Park's first book, Bacteriology in Medicine and Surgery: A Practical Manual for Physicians, Health Officers, and Students, written in collaboration with A. R. Guerard, appeared in 1899. Retitled Pathogenic Micro-organisms in later editions (with Anna W. Williams and Charles Krumwiede, Jr. , as co-authors), this became one of the world's authoritative texts on the subject; an eleventh edition appeared in 1939, just a few months after Park's death. In 1920 he edited and contributed to a volume entitled Public Health and Hygiene. With Anna W. Williams he also wrote Who's Who Among the Microbes (1929).

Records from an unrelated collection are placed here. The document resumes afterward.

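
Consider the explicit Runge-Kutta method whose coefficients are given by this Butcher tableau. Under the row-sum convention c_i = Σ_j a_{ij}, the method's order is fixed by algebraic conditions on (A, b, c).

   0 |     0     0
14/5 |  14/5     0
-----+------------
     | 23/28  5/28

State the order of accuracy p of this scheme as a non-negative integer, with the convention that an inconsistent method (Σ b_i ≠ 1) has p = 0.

2

b = (23/28, 5/28)
c = (0, 14/5)
Σ b_i: 23/28·1 + 5/28·1 = 1 ✓
b·c: 5/28·14/5 = 1/2 ✓; 2 stages ⇒ order 2.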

He succumbed to a heart attack in his New York home on April 6, 1939 and was buried in Green-Wood Cemetery in Brooklyn.
Membership
William Hallock Park was a president of the Society of American Bacteriologists (1912), of the Society for Experimental Pathology (1920), and of the American Public Health Association (1923), and vice-president of the New York Academy of Medicine (1928).
Personality
As a man, William Hallock Park possessed to a high degree the qualities of patience, modesty, gentleness, sympathy, and tolerance. His never-failing desire to help others endeared him to all who worked with him.